Ольга едва успела, встав на колени, подхватить ее. Бездумно, не понимая сумеет ли помочь или рухнет, придавленная тяжелым змеиным телом. Впрочем, Мириш вовсе не лишилась памяти, а змеиное тело — не куль с мукой, чтобы на чужие руки валиться. Свое падение она остановила, даже особо помогать не пришлось. Ольга заглянула в лицо вужалки и вздрогнула. В бездонных глазах плескало бледное небо явного мира — бездонное, безоблачное, глубокое, от него голова шла кругом, а глаза слезились, потому что Мириш тоже плакала.
— Тише… — усилием воли оторвав от нее взгляд, попросила Ольга, — посиди, успокойся.
Она поднялась, глянула на дорогу впереди. «Кони» взволнованно мотали головами и издавали звуки, одновременно похожие на фырканье и чириканье. Лежащая на дороге преграда им явно не нравилась. Да и кому бы пришлась по вкусу, интересно? Даже у Ольги, которая к змеелюдам не питала любви, впрочем, как и ненависти, отсеченный от всего остального тела змеиный хвост вызывал страх, смешанный с отвращением. Судя по отсутствию крови (все равно, какого цвета) вокруг, отсекли хвост уже много позже наступления смерти, а значит, кинули сюда умышленно — хорошо, если лишь для острастки.
Мириш ухватила ее за рукав и прошептала:
— Не ходи, я чувствую ловушку.
— Я тоже, не тревожься, — ответила Ольга и, подхватив выроненные вожжи, протянула их вужалке. — Мне нужно взглянуть.
У каждого чаровника свой неповторимый почерк — шаг. Только это останавливало многих нещепетильных из чаровнической братии от злодейств — второй. Существа чаровнические тоже оставляют ясный след — третий. Пусть Ольга не видела всего, здесь обитавшего, она узнает чудовище, если наткнется снова — четвертый… стоп! Волна смертельного холода окутала ее со всех сторон, мгновенное узнавание подкосило ноги, но Ольга не упала, лишь стиснула челюсти до зубовного скрежета.
— Ольга!..
Внутренний огонь опалил застывшие легкие, Ольга закашлялась, сморгнула едкий дым, и только потом поняла, откуда взялась отвратительная вонь: не собираясь, она подпалила проклятый хвост. Синее пламя плясало по тому, что осталось от змеелюда, — от силы пара мгновений, и на дороге осталась лишь горстка пепла, которая не могла бы уже никому навредить. Раздался тяжкий вздох, Ольга посторонилась, пропуская пару «коней». Когда, чтобы запрыгнуть обратно в колесницу, протягивала руку, та заметно подрагивала.
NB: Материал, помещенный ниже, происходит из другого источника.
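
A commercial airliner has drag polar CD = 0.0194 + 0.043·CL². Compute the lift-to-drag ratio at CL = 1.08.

CD = 0.0194 + 0.043 × 1.08² = 0.06956
L/D = CL/CD = 1.08 / 0.06956 = 15.5

L/D = 15.5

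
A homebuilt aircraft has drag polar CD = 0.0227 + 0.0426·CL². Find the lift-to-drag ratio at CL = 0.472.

CD = 0.0227 + 0.0426 × 0.472² = 0.03219
L/D = CL/CD = 0.472 / 0.03219 = 14.7

L/D = 14.7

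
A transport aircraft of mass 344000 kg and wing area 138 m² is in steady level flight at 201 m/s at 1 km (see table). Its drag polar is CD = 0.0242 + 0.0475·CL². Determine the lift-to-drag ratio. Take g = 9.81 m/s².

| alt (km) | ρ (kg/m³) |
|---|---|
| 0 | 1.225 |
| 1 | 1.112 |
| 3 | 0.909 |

At 1 km, from the table: ρ = 1.112 kg/m³.
Level flight ⇒ L = W = m·g = 344000 × 9.81 = 3.3746×10^6 N.
Dynamic pressure q = 0.5 × 1.112 × 201² = 22460 Pa.
CL = 2W/(ρv²S) = 2×3.3746×10^6/(1.112×201²×138) = 1.089.
CD = 0.0242 + 0.0475 × 1.089² = 0.08049.
L/D = CL/CD = 1.089 / 0.08049 = 13.5

L/D = 13.5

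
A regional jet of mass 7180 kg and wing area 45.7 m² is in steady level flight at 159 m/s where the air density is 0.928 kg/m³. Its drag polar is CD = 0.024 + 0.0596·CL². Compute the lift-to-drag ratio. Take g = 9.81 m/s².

Weight W = mg = 7180 × 9.81 = 70436 N; in level flight L = W.
Dynamic pressure q = 0.5 × 0.928 × 159² = 11730 Pa.
CL = 2W/(ρv²S) = 2×70436/(0.928×159²×45.7) = 0.1314.
CD = 0.024 + 0.0596 × 0.1314² = 0.02503.
L/D = CL/CD = 0.1314 / 0.02503 = 5.25

L/D = 5.25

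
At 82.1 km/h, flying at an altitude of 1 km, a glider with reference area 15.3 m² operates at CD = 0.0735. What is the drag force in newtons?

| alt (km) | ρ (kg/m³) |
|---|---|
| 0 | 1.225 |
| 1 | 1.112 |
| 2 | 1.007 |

At 1 km, from the table: ρ = 1.112 kg/m³.
Convert speed: v = 82.1 km/h ÷ 3.6 = 22.81 m/s.
Dynamic pressure q = ½ρv² = ½ × 1.112 × 22.81² = 289.2 Pa.
D = q·S·CD = 289.2 × 15.3 × 0.0735 = 325 N

D = 325 N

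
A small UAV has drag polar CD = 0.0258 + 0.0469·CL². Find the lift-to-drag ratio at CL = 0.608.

L/D = 14.1

CD = 0.0258 + 0.0469 × 0.608² = 0.04314
L/D = CL/CD = 0.608 / 0.04314 = 14.1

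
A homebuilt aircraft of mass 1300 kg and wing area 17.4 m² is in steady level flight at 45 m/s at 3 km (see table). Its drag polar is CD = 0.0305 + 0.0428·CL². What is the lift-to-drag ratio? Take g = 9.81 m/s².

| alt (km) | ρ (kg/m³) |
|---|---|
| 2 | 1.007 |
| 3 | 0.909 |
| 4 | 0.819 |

L/D = 13.8

At 3 km, from the table: ρ = 0.909 kg/m³.
Level flight ⇒ L = W = m·g = 1300 × 9.81 = 12753 N.
q = ½ρv² = ½ × 0.909 × 45² = 920.4 Pa.
CL = 2W/(ρv²S) = 2×12753/(0.909×45²×17.4) = 0.7964.
CD = 0.0305 + 0.0428 × 0.7964² = 0.05764.
L/D = CL/CD = 0.7964 / 0.05764 = 13.8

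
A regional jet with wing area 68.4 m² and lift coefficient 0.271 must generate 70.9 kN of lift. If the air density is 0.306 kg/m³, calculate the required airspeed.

L = ½ρv²S·CL ⇒ v = √(2L/(ρ·S·CL))
v = √(2 × 70900 / (0.306 × 68.4 × 0.271)) = √25000 = 158 m/s

v = 158 m/s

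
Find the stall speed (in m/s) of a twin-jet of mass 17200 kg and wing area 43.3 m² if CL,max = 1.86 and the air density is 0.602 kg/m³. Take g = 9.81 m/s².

V_stall = 83.4 m/s

Weight W = mg = 17200 × 9.81 = 1.687×10^5 N.
From L = ½ρV²S·CL,max = W: V_stall = √(2W/(ρSCL,max)) = √(2·1.687×10^5/(0.602·43.3·1.86))
V_stall = √6960 = 83.4 m/s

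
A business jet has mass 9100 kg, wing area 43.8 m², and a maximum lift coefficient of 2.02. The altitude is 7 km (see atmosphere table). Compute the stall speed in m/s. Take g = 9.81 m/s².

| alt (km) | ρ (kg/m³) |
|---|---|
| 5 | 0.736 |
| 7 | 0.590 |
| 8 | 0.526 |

At 7 km, from the table: ρ = 0.590 kg/m³.
Stall occurs when L = W at CL,max. W = mg = 9100 × 9.81 = 89270 N.
V_stall = √(2W/(ρ·S·CL,max)) = √(2 × 89270 / (0.59 × 43.8 × 2.02))
V_stall = √3420 = 58.5 m/s

V_stall = 58.5 m/s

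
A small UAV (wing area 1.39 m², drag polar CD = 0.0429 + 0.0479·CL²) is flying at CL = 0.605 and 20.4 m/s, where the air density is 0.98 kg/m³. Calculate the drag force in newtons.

CD = 0.0429 + 0.0479 × 0.605² = 0.06043
D = ½ρv²S·CD = ½ × 0.98 × 20.4² × 1.39 × 0.06043 = 17.1 N

D = 17.1 N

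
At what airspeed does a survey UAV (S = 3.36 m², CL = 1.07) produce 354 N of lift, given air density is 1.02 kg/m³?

L = ½ρv²S·CL ⇒ v = √(2L/(ρ·S·CL))
v = √(2 × 354 / (1.02 × 3.36 × 1.07)) = √193.1 = 13.9 m/s

v = 13.9 m/s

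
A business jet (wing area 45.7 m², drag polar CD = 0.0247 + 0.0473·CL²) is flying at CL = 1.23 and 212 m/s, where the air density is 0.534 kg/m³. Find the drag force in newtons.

D = 52800 N

CD = 0.0247 + 0.0473 × 1.23² = 0.09626
D = ½ρv²S·CD = ½ × 0.534 × 212² × 45.7 × 0.09626 = 52800 N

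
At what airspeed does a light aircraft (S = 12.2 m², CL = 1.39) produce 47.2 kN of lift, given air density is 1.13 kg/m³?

L = ½ρv²S·CL ⇒ v = √(2L/(ρ·S·CL))
v = √(2 × 47200 / (1.13 × 12.2 × 1.39)) = √4926 = 70.2 m/s

v = 70.2 m/s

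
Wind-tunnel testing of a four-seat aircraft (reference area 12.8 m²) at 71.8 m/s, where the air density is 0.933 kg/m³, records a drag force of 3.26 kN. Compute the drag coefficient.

From D = ½ρv²S·CD, rearranging gives CD = 2D/(ρv²S).
CD = 2 × 3260 / (0.933 × 71.8² × 12.8) = 0.106

CD = 0.106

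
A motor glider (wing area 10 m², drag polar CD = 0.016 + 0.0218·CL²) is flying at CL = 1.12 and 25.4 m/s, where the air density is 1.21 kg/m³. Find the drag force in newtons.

CD = 0.016 + 0.0218 × 1.12² = 0.04335
D = ½ρv²S·CD = ½ × 1.21 × 25.4² × 10 × 0.04335 = 169 N

D = 169 N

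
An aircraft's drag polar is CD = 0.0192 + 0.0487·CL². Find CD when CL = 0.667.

CD = 0.0192 + 0.0487 × 0.667² = 0.0192 + 0.02167 = 0.0409

CD = 0.0409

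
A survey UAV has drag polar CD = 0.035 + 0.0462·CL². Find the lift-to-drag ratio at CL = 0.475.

L/D = 10.5

CD = 0.035 + 0.0462 × 0.475² = 0.04542
L/D = CL/CD = 0.475 / 0.04542 = 10.5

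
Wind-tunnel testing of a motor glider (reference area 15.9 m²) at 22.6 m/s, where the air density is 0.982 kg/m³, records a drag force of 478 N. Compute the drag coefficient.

CD = 0.12

From D = ½ρv²S·CD, rearranging gives CD = 2D/(ρv²S).
CD = 2 × 478 / (0.982 × 22.6² × 15.9) = 0.12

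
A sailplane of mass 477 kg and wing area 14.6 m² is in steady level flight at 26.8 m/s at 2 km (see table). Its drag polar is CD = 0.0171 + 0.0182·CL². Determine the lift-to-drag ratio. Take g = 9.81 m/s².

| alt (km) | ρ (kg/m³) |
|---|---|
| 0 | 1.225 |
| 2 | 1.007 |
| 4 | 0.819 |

L/D = 28.2

At 2 km, from the table: ρ = 1.007 kg/m³.
Level flight ⇒ L = W = m·g = 477 × 9.81 = 4679.4 N.
Dynamic pressure q = 0.5 × 1.007 × 26.8² = 361.6 Pa.
CL = W/(q·S) = 4679.4 / (361.6 × 14.6) = 0.8863.
CD = 0.0171 + 0.0182 × 0.8863² = 0.0314.
L/D = CL/CD = 0.8863 / 0.0314 = 28.2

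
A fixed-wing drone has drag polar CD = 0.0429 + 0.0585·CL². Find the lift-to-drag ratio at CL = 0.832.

CD = 0.0429 + 0.0585 × 0.832² = 0.0834
L/D = CL/CD = 0.832 / 0.0834 = 9.98

L/D = 9.98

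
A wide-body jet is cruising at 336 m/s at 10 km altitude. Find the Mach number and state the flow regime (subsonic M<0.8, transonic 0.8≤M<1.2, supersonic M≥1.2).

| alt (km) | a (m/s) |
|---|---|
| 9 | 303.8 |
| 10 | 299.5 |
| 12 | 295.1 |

M = 1.12 (transonic)

At 10 km, from the table: a = 299.5 m/s.
M = v/a = 336 / 299.5 = 1.12
M = 1.12 → transonic.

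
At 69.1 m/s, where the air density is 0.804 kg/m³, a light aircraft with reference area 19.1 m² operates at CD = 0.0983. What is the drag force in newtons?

Dynamic pressure q = ½ρv² = ½ × 0.804 × 69.1² = 1919 Pa.
D = q·S·CD = 1919 × 19.1 × 0.0983 = 3600 N

D = 3600 N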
— Зачем?.. — Мириш правила своими «конями», не мигая глядя перед собой. Дорогу она наверняка не видела. И спрашивала она так, словно не являлась старшей вужалкой, а всего лишь напуганной женщиной, пусть и с хвостом вместо ног. Хотелось взять ее за руку, сжать, однако Ольга решила, будто уместным подобное поведение не будет. Она сама терпеть не могла выказывать слабость перед кем-либо.
— Не ищи злого умысла там, где его нет, Мириш, — сказала она. — Охранник упал в темноту, там и был съеден, хвост же… его кинули сюда случайно. Я тоже думала на угрозу или ловушку, но это не так.